San Francisco archbishop bans Pelosi from receiving communion over abortion support

San Francisco Archbishop Salvatore Cordileone said Friday that House Speaker Nancy Pelosi is barred from receiving Holy Communion over her support for abortion rights.

Cordileone said in a letter to the California Democrat that she won't be admitted to Holy Communion at Mass. The archbishop said Pelosi ignored his warning in April to either repudiate her advocacy for abortion rights or refrain from using her religion to justify her stance.

"As you have not publicly repudiated your position on abortion, and continue to refer to your Catholic faith in justifying your position and to receive Holy Communion, that time has now come," Cordileone wrote.

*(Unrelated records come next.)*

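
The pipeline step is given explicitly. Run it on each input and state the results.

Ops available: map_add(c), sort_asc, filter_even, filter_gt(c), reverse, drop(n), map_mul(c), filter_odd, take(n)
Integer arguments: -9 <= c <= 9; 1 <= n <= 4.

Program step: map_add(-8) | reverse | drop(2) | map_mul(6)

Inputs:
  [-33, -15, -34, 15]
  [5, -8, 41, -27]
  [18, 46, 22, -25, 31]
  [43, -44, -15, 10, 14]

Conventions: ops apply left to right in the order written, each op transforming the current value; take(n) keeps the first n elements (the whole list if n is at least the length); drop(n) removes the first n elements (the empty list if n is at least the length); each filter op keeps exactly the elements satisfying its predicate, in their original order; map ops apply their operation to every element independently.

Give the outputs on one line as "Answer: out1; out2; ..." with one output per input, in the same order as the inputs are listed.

Execution, op by op:
  [-33, -15, -34, 15] -> [-41, -23, -42, 7] -> [7, -42, -23, -41] -> [-23, -41] -> [-138, -246]
  [5, -8, 41, -27] -> [-3, -16, 33, -35] -> [-35, 33, -16, -3] -> [-16, -3] -> [-96, -18]
  [18, 46, 22, -25, 31] -> [10, 38, 14, -33, 23] -> [23, -33, 14, 38, 10] -> [14, 38, 10] -> [84, 228, 60]
  [43, -44, -15, 10, 14] -> [35, -52, -23, 2, 6] -> [6, 2, -23, -52, 35] -> [-23, -52, 35] -> [-138, -312, 210]

[-138, -246]; [-96, -18]; [84, 228, 60]; [-138, -312, 210]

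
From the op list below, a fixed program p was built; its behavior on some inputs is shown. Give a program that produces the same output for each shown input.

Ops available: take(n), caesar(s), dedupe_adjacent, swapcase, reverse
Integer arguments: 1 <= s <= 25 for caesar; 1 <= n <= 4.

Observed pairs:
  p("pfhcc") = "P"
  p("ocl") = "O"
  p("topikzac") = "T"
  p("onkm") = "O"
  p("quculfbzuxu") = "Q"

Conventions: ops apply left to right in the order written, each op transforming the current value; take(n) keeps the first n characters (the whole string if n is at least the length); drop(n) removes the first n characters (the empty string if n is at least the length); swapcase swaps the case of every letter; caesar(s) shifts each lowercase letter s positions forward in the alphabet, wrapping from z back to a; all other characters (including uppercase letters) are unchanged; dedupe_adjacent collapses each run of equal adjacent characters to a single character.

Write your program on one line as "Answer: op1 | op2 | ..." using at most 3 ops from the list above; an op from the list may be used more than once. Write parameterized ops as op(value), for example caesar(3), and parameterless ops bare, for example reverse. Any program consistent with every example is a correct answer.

take(2) | swapcase | take(1)

Check, running the answer program on each example:
  "pfhcc" -> "pf" -> "PF" -> "P"
  "ocl" -> "oc" -> "OC" -> "O"
  "topikzac" -> "to" -> "TO" -> "T"
  "onkm" -> "on" -> "ON" -> "O"
  "quculfbzuxu" -> "qu" -> "QU" -> "Q"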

He added, "Therefore, in light of my responsibility as the Archbishop of San Francisco to be ‘concerned for all the Christian faithful entrusted to [my] care’ ... I am hereby notifying you that you are not to present yourself for Holy Communion and, should you do so, you are not to be admitted to Holy Communion, until such time as you publicly repudiate your advocacy for the legitimacy of abortion and confess and receive absolution of this grave sin in the sacrament of Penance."

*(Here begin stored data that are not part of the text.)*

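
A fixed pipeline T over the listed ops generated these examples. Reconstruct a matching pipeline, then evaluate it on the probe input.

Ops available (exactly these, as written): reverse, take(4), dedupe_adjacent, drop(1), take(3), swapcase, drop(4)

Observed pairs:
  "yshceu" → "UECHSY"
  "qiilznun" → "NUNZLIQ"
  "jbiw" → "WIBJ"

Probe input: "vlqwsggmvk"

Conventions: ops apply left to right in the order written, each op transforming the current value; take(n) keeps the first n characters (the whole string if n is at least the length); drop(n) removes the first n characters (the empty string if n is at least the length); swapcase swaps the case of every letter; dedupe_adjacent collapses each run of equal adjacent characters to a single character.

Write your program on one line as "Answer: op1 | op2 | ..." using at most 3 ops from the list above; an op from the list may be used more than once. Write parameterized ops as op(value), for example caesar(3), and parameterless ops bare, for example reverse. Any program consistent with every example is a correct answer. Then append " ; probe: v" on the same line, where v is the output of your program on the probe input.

swapcase | reverse | dedupe_adjacent ; probe: "KVMGSWQLV"

Check, running the answer program on each example:
  "yshceu" -> "YSHCEU" -> "UECHSY" -> "UECHSY"
  "qiilznun" -> "QIILZNUN" -> "NUNZLIIQ" -> "NUNZLIQ"
  "jbiw" -> "JBIW" -> "WIBJ" -> "WIBJ"
  probe: "vlqwsggmvk" -> "VLQWSGGMVK" -> "KVMGGSWQLV" -> "KVMGSWQLV"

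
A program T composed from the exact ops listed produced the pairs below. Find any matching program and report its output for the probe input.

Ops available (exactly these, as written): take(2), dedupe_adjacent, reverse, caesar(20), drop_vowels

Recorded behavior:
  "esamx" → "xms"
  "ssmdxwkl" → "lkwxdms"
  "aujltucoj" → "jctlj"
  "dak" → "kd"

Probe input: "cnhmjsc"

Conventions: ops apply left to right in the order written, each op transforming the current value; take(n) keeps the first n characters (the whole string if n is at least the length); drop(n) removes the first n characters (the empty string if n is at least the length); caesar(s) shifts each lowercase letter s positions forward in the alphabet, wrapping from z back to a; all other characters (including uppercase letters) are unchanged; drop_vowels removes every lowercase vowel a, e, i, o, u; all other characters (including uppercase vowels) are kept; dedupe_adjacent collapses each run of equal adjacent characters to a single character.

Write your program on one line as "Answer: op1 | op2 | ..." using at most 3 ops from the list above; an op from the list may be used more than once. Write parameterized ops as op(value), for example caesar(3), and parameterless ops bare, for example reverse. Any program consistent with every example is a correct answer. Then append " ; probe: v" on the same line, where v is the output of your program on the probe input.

dedupe_adjacent | drop_vowels | reverse ; probe: "csjmhnc"

Check, running the answer program on each example:
  "esamx" -> "esamx" -> "smx" -> "xms"
  "ssmdxwkl" -> "smdxwkl" -> "smdxwkl" -> "lkwxdms"
  "aujltucoj" -> "aujltucoj" -> "jltcj" -> "jctlj"
  "dak" -> "dak" -> "dk" -> "kd"
  probe: "cnhmjsc" -> "cnhmjsc" -> "cnhmjsc" -> "csjmhnc"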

On May 5, Pelosi spoke with reporters on Capitol Hill about a leaked draft opinion by the US Supreme Court, which suggested Roe v. Wade would soon be overturned. "It's very damaging. It does violence to the constitution and violence to woman across the country," said Pelosi.

Friday, anti-abortion group, the American Life League, released a statement calling the San Francisco Archbishop's decision courageous, in defense of "the faithful" and "innocent human life." 

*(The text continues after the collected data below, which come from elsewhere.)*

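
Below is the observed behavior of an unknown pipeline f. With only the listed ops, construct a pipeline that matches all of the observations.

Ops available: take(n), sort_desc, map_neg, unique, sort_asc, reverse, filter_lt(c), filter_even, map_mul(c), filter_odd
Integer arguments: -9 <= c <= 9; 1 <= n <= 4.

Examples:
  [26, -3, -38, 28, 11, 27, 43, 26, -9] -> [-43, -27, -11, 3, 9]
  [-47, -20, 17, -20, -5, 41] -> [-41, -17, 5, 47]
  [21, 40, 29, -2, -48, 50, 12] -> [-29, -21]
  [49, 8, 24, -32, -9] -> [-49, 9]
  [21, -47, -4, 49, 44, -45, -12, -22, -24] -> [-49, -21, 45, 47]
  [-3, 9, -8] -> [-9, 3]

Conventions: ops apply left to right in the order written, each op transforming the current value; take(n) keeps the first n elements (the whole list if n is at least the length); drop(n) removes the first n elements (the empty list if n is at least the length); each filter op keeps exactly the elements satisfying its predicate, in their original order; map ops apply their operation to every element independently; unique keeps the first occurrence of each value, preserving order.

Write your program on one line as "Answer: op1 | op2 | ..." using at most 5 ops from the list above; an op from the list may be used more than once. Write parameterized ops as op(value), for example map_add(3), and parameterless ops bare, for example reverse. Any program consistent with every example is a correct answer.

unique | map_neg | sort_desc | reverse | filter_odd

Check, running the answer program on each example:
  [26, -3, -38, 28, 11, 27, 43, 26, -9] -> [26, -3, -38, 28, 11, 27, 43, -9] -> [-26, 3, 38, -28, -11, -27, -43, 9] -> [38, 9, 3, -11, -26, -27, -28, -43] -> [-43, -28, -27, -26, -11, 3, 9, 38] -> [-43, -27, -11, 3, 9]
  [-47, -20, 17, -20, -5, 41] -> [-47, -20, 17, -5, 41] -> [47, 20, -17, 5, -41] -> [47, 20, 5, -17, -41] -> [-41, -17, 5, 20, 47] -> [-41, -17, 5, 47]
  [21, 40, 29, -2, -48, 50, 12] -> [21, 40, 29, -2, -48, 50, 12] -> [-21, -40, -29, 2, 48, -50, -12] -> [48, 2, -12, -21, -29, -40, -50] -> [-50, -40, -29, -21, -12, 2, 48] -> [-29, -21]
  [49, 8, 24, -32, -9] -> [49, 8, 24, -32, -9] -> [-49, -8, -24, 32, 9] -> [32, 9, -8, -24, -49] -> [-49, -24, -8, 9, 32] -> [-49, 9]
  [21, -47, -4, 49, 44, -45, -12, -22, -24] -> [21, -47, -4, 49, 44, -45, -12, -22, -24] -> [-21, 47, 4, -49, -44, 45, 12, 22, 24] -> [47, 45, 24, 22, 12, 4, -21, -44, -49] -> [-49, -44, -21, 4, 12, 22, 24, 45, 47] -> [-49, -21, 45, 47]
  [-3, 9, -8] -> [-3, 9, -8] -> [3, -9, 8] -> [8, 3, -9] -> [-9, 3, 8] -> [-9, 3]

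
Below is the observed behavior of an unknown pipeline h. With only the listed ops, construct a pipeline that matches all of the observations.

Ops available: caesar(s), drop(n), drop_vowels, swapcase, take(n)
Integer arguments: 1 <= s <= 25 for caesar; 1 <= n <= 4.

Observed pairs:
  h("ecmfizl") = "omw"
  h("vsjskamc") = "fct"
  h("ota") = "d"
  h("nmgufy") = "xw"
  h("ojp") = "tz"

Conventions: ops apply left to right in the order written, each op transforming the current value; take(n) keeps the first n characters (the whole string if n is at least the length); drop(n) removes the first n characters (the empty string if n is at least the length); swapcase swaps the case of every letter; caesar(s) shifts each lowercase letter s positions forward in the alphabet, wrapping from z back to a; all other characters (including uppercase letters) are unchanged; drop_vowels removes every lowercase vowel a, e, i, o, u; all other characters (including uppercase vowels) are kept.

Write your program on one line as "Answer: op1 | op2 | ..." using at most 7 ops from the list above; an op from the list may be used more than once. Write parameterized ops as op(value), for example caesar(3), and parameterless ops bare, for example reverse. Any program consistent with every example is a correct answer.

caesar(20) | take(3) | drop_vowels | caesar(24) | caesar(20) | caesar(24)

Check, running the answer program on each example:
  "ecmfizl" -> "ywgzctf" -> "ywg" -> "ywg" -> "wue" -> "qoy" -> "omw"
  "vsjskamc" -> "pmdmeugw" -> "pmd" -> "pmd" -> "nkb" -> "hev" -> "fct"
  "ota" -> "inu" -> "inu" -> "n" -> "l" -> "f" -> "d"
  "nmgufy" -> "hgaozs" -> "hga" -> "hg" -> "fe" -> "zy" -> "xw"
  "ojp" -> "idj" -> "idj" -> "dj" -> "bh" -> "vb" -> "tz"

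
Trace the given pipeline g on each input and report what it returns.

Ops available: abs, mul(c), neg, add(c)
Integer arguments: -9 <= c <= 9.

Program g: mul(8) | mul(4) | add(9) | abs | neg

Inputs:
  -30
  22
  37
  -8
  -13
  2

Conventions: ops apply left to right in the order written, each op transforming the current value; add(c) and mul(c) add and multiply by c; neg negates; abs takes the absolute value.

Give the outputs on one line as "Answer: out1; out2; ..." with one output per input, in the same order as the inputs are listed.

Execution, op by op:
  -30 -> -240 -> -960 -> -951 -> 951 -> -951
  22 -> 176 -> 704 -> 713 -> 713 -> -713
  37 -> 296 -> 1184 -> 1193 -> 1193 -> -1193
  -8 -> -64 -> -256 -> -247 -> 247 -> -247
  -13 -> -104 -> -416 -> -407 -> 407 -> -407
  2 -> 16 -> 64 -> 73 -> 73 -> -73

-951; -713; -1193; -247; -407; -73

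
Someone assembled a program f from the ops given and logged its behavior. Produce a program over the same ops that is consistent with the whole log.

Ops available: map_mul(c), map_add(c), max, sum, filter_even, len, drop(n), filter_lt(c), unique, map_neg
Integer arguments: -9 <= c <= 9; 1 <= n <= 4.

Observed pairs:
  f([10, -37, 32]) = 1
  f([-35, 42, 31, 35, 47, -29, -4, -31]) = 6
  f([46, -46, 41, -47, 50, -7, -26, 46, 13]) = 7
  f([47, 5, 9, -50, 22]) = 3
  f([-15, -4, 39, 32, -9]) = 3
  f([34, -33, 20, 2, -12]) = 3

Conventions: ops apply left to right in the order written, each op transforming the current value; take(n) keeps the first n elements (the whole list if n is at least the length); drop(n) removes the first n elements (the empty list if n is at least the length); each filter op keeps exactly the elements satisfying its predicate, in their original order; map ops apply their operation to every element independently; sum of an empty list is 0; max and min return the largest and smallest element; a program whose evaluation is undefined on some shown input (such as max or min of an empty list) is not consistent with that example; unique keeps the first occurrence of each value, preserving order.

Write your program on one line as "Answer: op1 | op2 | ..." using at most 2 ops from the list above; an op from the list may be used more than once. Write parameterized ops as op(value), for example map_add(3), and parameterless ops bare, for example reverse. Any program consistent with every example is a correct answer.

drop(2) | len

Check, running the answer program on each example:
  [10, -37, 32] -> [32] -> 1
  [-35, 42, 31, 35, 47, -29, -4, -31] -> [31, 35, 47, -29, -4, -31] -> 6
  [46, -46, 41, -47, 50, -7, -26, 46, 13] -> [41, -47, 50, -7, -26, 46, 13] -> 7
  [47, 5, 9, -50, 22] -> [9, -50, 22] -> 3
  [-15, -4, 39, 32, -9] -> [39, 32, -9] -> 3
  [34, -33, 20, 2, -12] -> [20, 2, -12] -> 3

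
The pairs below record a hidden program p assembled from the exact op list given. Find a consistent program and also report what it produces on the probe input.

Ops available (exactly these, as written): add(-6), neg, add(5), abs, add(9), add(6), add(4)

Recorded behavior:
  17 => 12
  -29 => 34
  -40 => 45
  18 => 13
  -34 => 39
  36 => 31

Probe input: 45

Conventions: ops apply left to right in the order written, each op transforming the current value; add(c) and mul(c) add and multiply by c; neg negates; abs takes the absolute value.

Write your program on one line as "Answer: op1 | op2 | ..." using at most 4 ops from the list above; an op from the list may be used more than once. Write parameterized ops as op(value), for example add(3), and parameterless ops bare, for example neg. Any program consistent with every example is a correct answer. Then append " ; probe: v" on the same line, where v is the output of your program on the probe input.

neg | add(5) | abs ; probe: 40

Check, running the answer program on each example:
  17 -> -17 -> -12 -> 12
  -29 -> 29 -> 34 -> 34
  -40 -> 40 -> 45 -> 45
  18 -> -18 -> -13 -> 13
  -34 -> 34 -> 39 -> 39
  36 -> -36 -> -31 -> 31
  probe: 45 -> -45 -> -40 -> 40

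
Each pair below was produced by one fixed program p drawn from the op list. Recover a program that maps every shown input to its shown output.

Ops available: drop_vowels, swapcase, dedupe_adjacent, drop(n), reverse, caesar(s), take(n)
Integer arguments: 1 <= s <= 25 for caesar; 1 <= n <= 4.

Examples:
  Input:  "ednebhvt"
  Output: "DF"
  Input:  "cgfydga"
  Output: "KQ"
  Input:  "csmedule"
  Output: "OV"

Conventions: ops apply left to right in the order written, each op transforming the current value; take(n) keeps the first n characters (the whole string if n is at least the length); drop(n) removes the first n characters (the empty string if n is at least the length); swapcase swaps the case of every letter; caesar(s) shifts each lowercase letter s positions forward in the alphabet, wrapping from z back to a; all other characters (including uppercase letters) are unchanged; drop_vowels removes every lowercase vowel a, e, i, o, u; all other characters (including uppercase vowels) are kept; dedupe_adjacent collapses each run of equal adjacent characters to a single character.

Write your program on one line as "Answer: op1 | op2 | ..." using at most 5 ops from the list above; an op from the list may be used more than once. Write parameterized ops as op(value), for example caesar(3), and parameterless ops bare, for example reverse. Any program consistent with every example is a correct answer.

caesar(10) | reverse | swapcase | take(2)

Check, running the answer program on each example:
  "ednebhvt" -> "onxolrfd" -> "dfrloxno" -> "DFRLOXNO" -> "DF"
  "cgfydga" -> "mqpinqk" -> "kqnipqm" -> "KQNIPQM" -> "KQ"
  "csmedule" -> "mcwonevo" -> "ovenowcm" -> "OVENOWCM" -> "OV"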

Meanwhile, Democratic State Senator, Scott Wiener, condemned the move. "The Archbishop is trying to bully the speaker into ignoring her constituents," said Wiener. "San Franciscans overwhelmingly want access to reproductive healthcare, including abortion." 

The Catechism of the Catholic Church is unambiguous on the question of abortion, both in procuring one and assisting in the practice: "Since the first century the Church has affirmed the moral evil of every procured abortion," the catechism says. "This teaching has not changed and remains unchangeable."

"Direct abortion, that is to say, abortion willed either as an end or a means, is gravely contrary to the moral law," it says, before calling abortion and infanticide "abominable crimes."

It also declares that "Formal cooperation in an abortion constitutes a grave offense. The Church attaches the canonical penalty of excommunication to this crime against human life."

However, despite that clarity, liberal Catholic politicians have consistently attempted to try and align their Catholic beliefs with their support of abortion rights. Then New York Gov. Mario Cuomo famously declared himself personally opposed to abortion in 1984, but said he could not impose that view on the country. 

But since then, Democrats such as Pelosi have been more full throated in their support of pro-abortion policies. The House Leader has sparred with the Church for years on the matter as she has tried to present herself both as a "devout" Catholic, while also a supporter of a practice that the Catholic Church condemns as a moral evil.

In the wake of the leaked opinion this month suggesting that the Supreme Court will soon overturn Roe v Wade, Pelosi has not talked about reducing abortion, but she has continued to claim that her pro-choice stance is in line with Catholic teaching.

Fox News' Adam Shaw contributed to this report.